HIV and Friends, Part 2 — Is an Undetectable Viral Load Safe?

Jim Burroway

January 31st, 2008

The Swiss seem to think so:

The Swiss National AIDS Commission said patients who meet strict conditions, including successful antiretroviral treatment to suppress the virus and who do not have any other sexually transmitted diseases, do not pose a danger to others. …

The Swiss scientists took as their starting point a 1999 study by the U.S. Centers for Disease Control and Prevention, which showed that transmission depends strongly on the viral load in the blood. The Swiss said other studies had also found that patients on regular anti-AIDS treatment did not pass on the virus, and that HIV could not be detected in their genital fluids.

“The most compelling evidence is the absence of any documented transmission from a patient on antiretroviral therapy,” said Pietro Vernazza, head of infectious diseases at the cantonal hospital of St.Gallen in eastern Switzerland and one of the authors of the report.

I have seen a few references to this hypothesis in medical journals — I call it a hypothesis because I haven’t ever heard of a study to test the hypothesis — but I’ve never before seen anyone go out on a limb to say that unprotected sex with someone with an undetectable viral load is safe. And I won’t. As I understand it viral loads can fluctuate for a variety of reasons, including if the person has the cold or flu or any other temporary illness.

I normally wouldn’t even comment on this hypothesis except it has now appeared in the mainstream media. If I were you, I’d demand a whole lot more proof before changing any behaviors. My advice here still stands.

Update: The CDC has responded to the Swiss actions by reiterating their previous recommendations.

See also:
HIV and Friends, where we discuss the ethics of revealing someone’s HIV status and the pernicious role stigma plays in the assumptions surrounding those living with HIV/AIDS.
HIV and Friends, Part 3 — Where Ignorance Rules. If the Swiss believe that HIV isn’t contagious under certain conditions, a Judge in Ontario believes HIV is so dangerous it can be transmitted simply by sharing the same courtroom with someone.

Timothy Kincaid

January 31st, 2008

Can HIV be transmitted if the virus cannot be detected?

That’s a question worth asking.

If it can be proven that anti-retroviral drugs can prohibit the passing of the virus, it would be conceptually possible to end this virus in one generation.

It would involve a very intrusive program of testing all persons who might even possibly be a carrier. And it would involve an enormous expense of providing anti-retroviral drugs to an enormous population of people – mostly in the third world where cost, distribution methods, and cultural barriers might make it virtually impossible.

But there would be hope for an end of this plague.

I agree that it is NOT time to dismiss or disregard safe sex guidelines.

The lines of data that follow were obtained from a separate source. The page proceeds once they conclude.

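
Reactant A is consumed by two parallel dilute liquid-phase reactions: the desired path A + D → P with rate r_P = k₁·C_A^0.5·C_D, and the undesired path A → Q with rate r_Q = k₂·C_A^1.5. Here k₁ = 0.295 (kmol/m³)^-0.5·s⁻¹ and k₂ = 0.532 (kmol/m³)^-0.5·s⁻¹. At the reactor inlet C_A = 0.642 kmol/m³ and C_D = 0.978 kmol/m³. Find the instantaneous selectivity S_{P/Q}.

0.845

S_{P/Q} = r_P/r_Q = (k₁·C_A^0.5·C_D)/(k₂·C_A^1.5) = (k₁/k₂)·C_A⁻¹·C_D.
= (0.295×0.6420^0.5×0.9780) / (0.532×0.6420^1.5) = 0.2312/0.2737 = 0.845.
The undesired path is higher order in A, so low C_A (CSTR or dilute feed) favours P.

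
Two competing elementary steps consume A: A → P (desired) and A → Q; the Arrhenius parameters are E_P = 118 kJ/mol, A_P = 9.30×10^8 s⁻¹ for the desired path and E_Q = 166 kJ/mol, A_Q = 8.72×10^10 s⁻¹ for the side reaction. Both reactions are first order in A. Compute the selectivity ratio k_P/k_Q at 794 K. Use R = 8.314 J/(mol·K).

k_P/k_Q = (A_P/A_Q)·exp[−(E_P−E_Q)/(RT)] = (A_P/A_Q)·exp[(E_Q−E_P)/(RT)].
(E_Q−E_P)/(RT) = (166−118)×10³/(8.314×794) = 48000/6601 = 7.271.
k_P/k_Q = (9.30×10^8/8.72×10^10)·exp(7.271) = 0.01067 × 1438 = 15.3.
Since E_P < E_Q, lowering the temperature improves selectivity toward P.

15.3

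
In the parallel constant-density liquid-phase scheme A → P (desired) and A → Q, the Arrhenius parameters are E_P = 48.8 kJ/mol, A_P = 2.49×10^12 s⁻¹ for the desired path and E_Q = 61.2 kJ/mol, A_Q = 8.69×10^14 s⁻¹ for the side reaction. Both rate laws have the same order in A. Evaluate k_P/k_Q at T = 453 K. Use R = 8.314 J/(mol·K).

0.0771

k_P/k_Q = (A_P/A_Q)·exp[−(E_P−E_Q)/(RT)] = (A_P/A_Q)·exp[(E_Q−E_P)/(RT)].
(E_Q−E_P)/(RT) = (61.2−48.8)×10³/(8.314×453) = 12400/3766 = 3.292.
k_P/k_Q = (2.49×10^12/8.69×10^14)·exp(3.292) = 0.002865 × 26.91 = 0.0771.
Since E_P < E_Q, lowering the temperature improves selectivity toward P.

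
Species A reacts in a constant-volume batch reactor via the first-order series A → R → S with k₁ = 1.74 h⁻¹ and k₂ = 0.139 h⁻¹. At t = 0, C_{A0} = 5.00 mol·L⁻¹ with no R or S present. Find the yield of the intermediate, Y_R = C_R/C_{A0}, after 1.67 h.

The intermediate concentration in a first-order A→B→C sequence is C_R = k₁C_{A0}(e^(−k₁t) − e^(−k₂t))/(k₂−k₁).
e^(−k₁t) = e^(−1.74×1.67) = e^(−2.906) = 0.05471; e^(−k₂t) = e^(−0.2321) = 0.7928.
C_R = 1.74×5.00/(0.139−1.74) × (0.05471−0.7928) = (-5.434)×(-0.7381) = 4.011 mol·L⁻¹.
Y_R = C_R/C_{A0} = 4.011/5.00 = 0.802.

0.802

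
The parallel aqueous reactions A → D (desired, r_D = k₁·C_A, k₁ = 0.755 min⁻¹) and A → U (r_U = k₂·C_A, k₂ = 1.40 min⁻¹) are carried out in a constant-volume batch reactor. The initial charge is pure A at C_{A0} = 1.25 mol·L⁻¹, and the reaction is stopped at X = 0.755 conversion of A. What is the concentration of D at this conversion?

0.331 mol·L⁻¹

C_A = C_{A0}(1−X) = 0.3063 mol·L⁻¹.
Both paths are first order in A, so the instantaneous fraction to D is constant: dC_D/d(−C_A) = k₁/(k₁+k₂) = 0.3503.
C_D = 0.3503·(C_{A0}−C_A) = 0.3503×0.9437 = 0.331 mol·L⁻¹.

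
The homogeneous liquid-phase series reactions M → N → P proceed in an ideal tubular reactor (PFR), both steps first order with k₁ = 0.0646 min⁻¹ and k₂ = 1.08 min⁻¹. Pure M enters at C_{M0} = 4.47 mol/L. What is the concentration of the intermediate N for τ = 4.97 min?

0.205 mol/L

For first-order series with pure M initially, C_N(τ) = k₁C_{M0}/(k₂−k₁)·(e^(−k₁τ) − e^(−k₂τ)).
e^(−k₁τ) = e^(−0.0646×4.97) = e^(−0.3211) = 0.7254; e^(−k₂τ) = e^(−5.368) = 0.004665.
C_N = 0.0646×4.47/(1.08−0.0646) × (0.7254−0.004665) = 0.2844×0.7207 = 0.2050 mol/L.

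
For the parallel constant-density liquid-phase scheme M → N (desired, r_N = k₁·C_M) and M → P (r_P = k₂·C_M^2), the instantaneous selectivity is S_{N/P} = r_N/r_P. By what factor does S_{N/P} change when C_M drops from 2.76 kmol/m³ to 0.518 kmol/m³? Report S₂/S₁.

S_{N/P} = (k₁/k₂)·C_M⁻¹, so S₂/S₁ = (C_{M,2}/C_{M,1})⁻¹.
= 2.76/0.518 = 5.33.
Selectivity toward N rises as C_M falls — low-concentration operation is favoured.

5.33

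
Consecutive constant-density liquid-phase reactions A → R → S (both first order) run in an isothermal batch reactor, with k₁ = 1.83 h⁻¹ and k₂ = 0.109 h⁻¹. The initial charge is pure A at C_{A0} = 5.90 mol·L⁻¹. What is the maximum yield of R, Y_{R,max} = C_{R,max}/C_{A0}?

0.836

For a first-order series the maximum intermediate yield is C_{R,max}/C_{A0} = (k₁/k₂)^[k₂/(k₂−k₁)].
= (1.83/0.109)^(0.109/(0.109−1.83)) = (16.79)^(-0.06334) = 0.8364.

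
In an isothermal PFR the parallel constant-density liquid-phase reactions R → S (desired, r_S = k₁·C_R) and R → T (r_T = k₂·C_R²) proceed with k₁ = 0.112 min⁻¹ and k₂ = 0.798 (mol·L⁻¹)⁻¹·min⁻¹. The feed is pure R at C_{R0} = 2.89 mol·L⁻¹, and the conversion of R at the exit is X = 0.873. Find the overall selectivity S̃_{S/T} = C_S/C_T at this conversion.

C_R = C_{R0}(1−X) = 0.3670 mol·L⁻¹.
Along a PFR/batch, dC_S/dC_R = −r_S/(r_S+r_T) = −k₁/(k₁+k₂·C_R).
Integrating from C_{R0} to C_R: C_S = (0.112/0.798)·ln[(0.112+0.798·2.89)/(0.112+0.798·0.367)] = 0.1404·ln(2.418/0.4049) = 0.2508 mol·L⁻¹.
C_T = (C_{R0}−C_R)−C_S = 2.272 mol·L⁻¹; S̃_{S/T} = 0.2508/2.272 = 0.110.

0.110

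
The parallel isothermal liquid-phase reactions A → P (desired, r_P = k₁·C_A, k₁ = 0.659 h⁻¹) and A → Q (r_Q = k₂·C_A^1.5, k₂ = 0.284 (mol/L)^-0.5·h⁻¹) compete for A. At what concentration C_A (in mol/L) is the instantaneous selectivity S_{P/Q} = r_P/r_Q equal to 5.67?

S_{P/Q} = (k₁/k₂)·C_A^-0.5 ⇒ C_A = (S·k₂/k₁)^(-2).
= (5.67×0.284/0.659)^(-2) = (2.444)^(-2) = 0.167 mol/L.

0.167 mol/L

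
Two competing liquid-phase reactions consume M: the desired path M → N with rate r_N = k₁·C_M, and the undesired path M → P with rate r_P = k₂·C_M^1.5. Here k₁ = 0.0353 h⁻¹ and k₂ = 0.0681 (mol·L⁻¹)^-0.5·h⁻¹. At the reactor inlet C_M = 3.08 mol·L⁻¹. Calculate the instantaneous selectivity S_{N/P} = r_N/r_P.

S_{N/P} = r_N/r_P = (k₁·C_M)/(k₂·C_M^1.5) = (k₁/k₂)·C_M^-0.5.
= (0.0353×3.080) / (0.0681×3.080^1.5) = 0.1087/0.3681 = 0.295.

0.295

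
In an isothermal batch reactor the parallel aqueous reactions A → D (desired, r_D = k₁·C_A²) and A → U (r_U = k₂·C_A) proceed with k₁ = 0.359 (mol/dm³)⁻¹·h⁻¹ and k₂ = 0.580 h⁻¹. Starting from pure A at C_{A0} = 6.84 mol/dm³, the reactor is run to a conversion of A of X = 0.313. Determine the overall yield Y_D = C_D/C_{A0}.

C_A = C_{A0}(1−X) = 4.699 mol/dm³.
Along a PFR/batch, dC_U/dC_A = −r_U/(r_D+r_U) = −k₂/(k₂+k₁·C_A).
Integrating from C_{A0} to C_A: C_U = (0.580/0.359)·ln[(0.580+0.359·6.84)/(0.580+0.359·4.70)] = 1.616·ln(3.036/2.267) = 0.4717 mol/dm³.
Then C_D = (C_{A0}−C_A) − C_U = 2.141 − 0.4717 = 1.669 mol/dm³.
Y_D = C_D/C_{A0} = 1.669/6.84 = 0.244.

0.244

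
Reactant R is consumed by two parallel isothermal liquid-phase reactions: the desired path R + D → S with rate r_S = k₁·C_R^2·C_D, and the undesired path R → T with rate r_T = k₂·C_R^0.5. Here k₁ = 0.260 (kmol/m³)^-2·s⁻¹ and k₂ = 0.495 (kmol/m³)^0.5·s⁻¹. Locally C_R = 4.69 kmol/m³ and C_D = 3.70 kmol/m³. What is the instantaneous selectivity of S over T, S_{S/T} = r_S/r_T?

19.7

S_{S/T} = r_S/r_T = (k₁·C_R^2·C_D)/(k₂·C_R^0.5) = (k₁/k₂)·C_R^1.5·C_D.
= (0.260×4.690^2×3.700) / (0.495×4.690^0.5) = 21.16/1.072 = 19.7.
Since the desired path is higher order in R, keeping C_R high (PFR or concentrated feed) favours S.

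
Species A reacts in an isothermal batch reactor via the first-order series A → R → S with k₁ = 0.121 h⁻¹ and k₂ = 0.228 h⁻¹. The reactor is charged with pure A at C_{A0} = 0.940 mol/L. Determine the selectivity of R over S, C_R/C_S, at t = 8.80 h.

0.570

Solving the coupled first-order balances gives C_R(t) = [k₁/(k₂−k₁)]·C_{A0}·(e^(−k₁t) − e^(−k₂t)).
e^(−k₁t) = e^(−0.121×8.80) = e^(−1.065) = 0.3448; e^(−k₂t) = e^(−2.006) = 0.1345.
C_R = 0.121×0.940/(0.228−0.121) × (0.3448−0.1345) = 1.063×0.2103 = 0.2236 mol/L.
C_A = C_{A0}e^(−k₁t) = 0.3241 mol/L, so C_S = C_{A0}−C_A−C_R = 0.3923 mol/L; C_R/C_S = 0.570.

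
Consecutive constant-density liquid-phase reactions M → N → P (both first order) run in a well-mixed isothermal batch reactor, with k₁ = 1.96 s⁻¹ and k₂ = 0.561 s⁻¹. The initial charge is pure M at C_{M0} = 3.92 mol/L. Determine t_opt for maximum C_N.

The intermediate peaks when r₁ = r₂, i.e. k₁e^(−k₁t) = k₂e^(−k₂t), giving t_opt = ln(k₂/k₁)/(k₂−k₁).
= ln(0.561/1.96)/(0.561−1.96) = ln(0.2862)/-1.399 = -1.251/-1.399 = 0.894 s.

0.894 s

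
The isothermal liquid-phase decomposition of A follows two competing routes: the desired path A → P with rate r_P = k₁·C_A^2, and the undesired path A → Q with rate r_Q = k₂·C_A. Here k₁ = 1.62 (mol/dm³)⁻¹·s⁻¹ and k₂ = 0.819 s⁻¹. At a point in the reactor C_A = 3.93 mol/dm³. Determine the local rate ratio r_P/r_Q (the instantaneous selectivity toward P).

7.77

S_{P/Q} = r_P/r_Q = (k₁·C_A^2)/(k₂·C_A) = (k₁/k₂)·C_A.
= (1.62×3.930^2) / (0.819×3.930) = 25.02/3.219 = 7.77.
Since the desired path is higher order in A, keeping C_A high (PFR or concentrated feed) favours P.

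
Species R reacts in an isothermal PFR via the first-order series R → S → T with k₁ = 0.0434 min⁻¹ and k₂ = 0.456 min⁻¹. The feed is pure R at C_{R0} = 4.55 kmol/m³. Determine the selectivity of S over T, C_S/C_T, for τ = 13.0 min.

The intermediate concentration in a first-order A→B→C sequence is C_S = k₁C_{R0}(e^(−k₁τ) − e^(−k₂τ))/(k₂−k₁).
e^(−k₁τ) = e^(−0.0434×13.0) = e^(−0.5642) = 0.5688; e^(−k₂τ) = e^(−5.928) = 0.002664.
C_S = 0.0434×4.55/(0.456−0.0434) × (0.5688−0.002664) = 0.4786×0.5662 = 0.2710 kmol/m³.
C_R = C_{R0}e^(−k₁τ) = 2.588 kmol/m³, so C_T = C_{R0}−C_R−C_S = 1.691 kmol/m³; C_S/C_T = 0.160.

0.160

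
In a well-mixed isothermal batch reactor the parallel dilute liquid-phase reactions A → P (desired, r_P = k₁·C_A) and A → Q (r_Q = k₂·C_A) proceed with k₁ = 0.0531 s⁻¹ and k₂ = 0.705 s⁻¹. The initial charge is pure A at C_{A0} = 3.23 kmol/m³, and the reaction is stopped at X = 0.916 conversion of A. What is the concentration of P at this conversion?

0.207 kmol/m³

C_A = C_{A0}(1−X) = 0.2713 kmol/m³.
Both paths are first order in A, so the instantaneous fraction to P is constant: dC_P/d(−C_A) = k₁/(k₁+k₂) = 0.07004.
C_P = 0.07004·(C_{A0}−C_A) = 0.07004×2.959 = 0.207 kmol/m³.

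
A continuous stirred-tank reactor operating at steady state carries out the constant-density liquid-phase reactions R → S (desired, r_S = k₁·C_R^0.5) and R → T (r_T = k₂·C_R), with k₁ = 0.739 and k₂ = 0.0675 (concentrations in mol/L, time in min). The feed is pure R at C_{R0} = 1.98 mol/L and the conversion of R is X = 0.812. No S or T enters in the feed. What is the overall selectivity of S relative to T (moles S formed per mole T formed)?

Exit C_R = C_{R0}(1−X) = 1.98×0.188 = 0.3722 mol/L.
In a CSTR the entire volume is at exit conditions, so r_S = 0.739×0.3722^0.5 = 0.4509 and r_T = 0.0675×0.3722 = 0.02513.
Overall selectivity = C_S/C_T = r_Sτ/(r_Tτ) = r_S/r_T = 17.9.

17.9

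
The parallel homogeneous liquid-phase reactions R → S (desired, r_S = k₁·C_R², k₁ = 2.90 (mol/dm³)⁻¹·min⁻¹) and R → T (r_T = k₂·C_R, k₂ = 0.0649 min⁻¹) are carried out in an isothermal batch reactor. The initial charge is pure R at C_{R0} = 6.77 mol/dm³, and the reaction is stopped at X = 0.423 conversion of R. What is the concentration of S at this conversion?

C_R = C_{R0}(1−X) = 3.906 mol/dm³.
Along a PFR/batch, dC_T/dC_R = −r_T/(r_S+r_T) = −k₂/(k₂+k₁·C_R).
Integrating from C_{R0} to C_R: C_T = (0.0649/2.90)·ln[(0.0649+2.90·6.77)/(0.0649+2.90·3.91)] = 0.02238·ln(19.70/11.39) = 0.01225 mol/dm³.
Then C_S = (C_{R0}−C_R) − C_T = 2.864 − 0.01225 = 2.851 mol/dm³.

2.85 mol/dm³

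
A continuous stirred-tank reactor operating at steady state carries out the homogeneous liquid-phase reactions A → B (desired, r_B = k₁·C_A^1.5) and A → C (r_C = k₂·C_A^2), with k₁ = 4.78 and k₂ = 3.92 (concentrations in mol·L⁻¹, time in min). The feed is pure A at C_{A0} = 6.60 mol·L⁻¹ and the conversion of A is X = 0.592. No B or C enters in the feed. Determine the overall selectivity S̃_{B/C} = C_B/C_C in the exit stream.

0.743

Exit C_A = C_{A0}(1−X) = 6.60×0.408 = 2.693 mol·L⁻¹.
Rates in a CSTR are evaluated at the outlet concentration: r_B = 4.78×2.693^1.5 = 21.12, r_C = 3.92×2.693^2 = 28.42.
Overall selectivity = C_B/C_C = r_Bτ/(r_Cτ) = r_B/r_C = 0.743.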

But nonetheless it would be good news. And it just might provide a workable solution that we could eventually plan towards.

ondamaris

February 1st, 2008

well it’s just a bit more than a hypothesis…
my post on the swiss statement is in german, sorry: http://www.ondamaris.de/?p=1175

but the swiss statement in german http://www.saez.ch/pdf_d/2008/2008-05/2008-05-089.PDF and french (… pdf_f …) available.

an english-language article on the swiss statement can be found at nam http://www.aidsmap.com/en/news/4E9D555B-18FB-4D56-B912-2C28AFCCD36B.asp citing some of the studies done …
greetings from berlin ;-)

ondamaris

February 1st, 2008

and, by the way, the swiss statement does of course NOT disregard safer sex – it just says there are certain circumstances under which other possibilities exist … (eg for straight couples wishing to have childs)

Amber

February 16th, 2010

I am married to an hiv positive man for 4 years and we have 4 children together. We had sex regularly and i’m still negative to this day.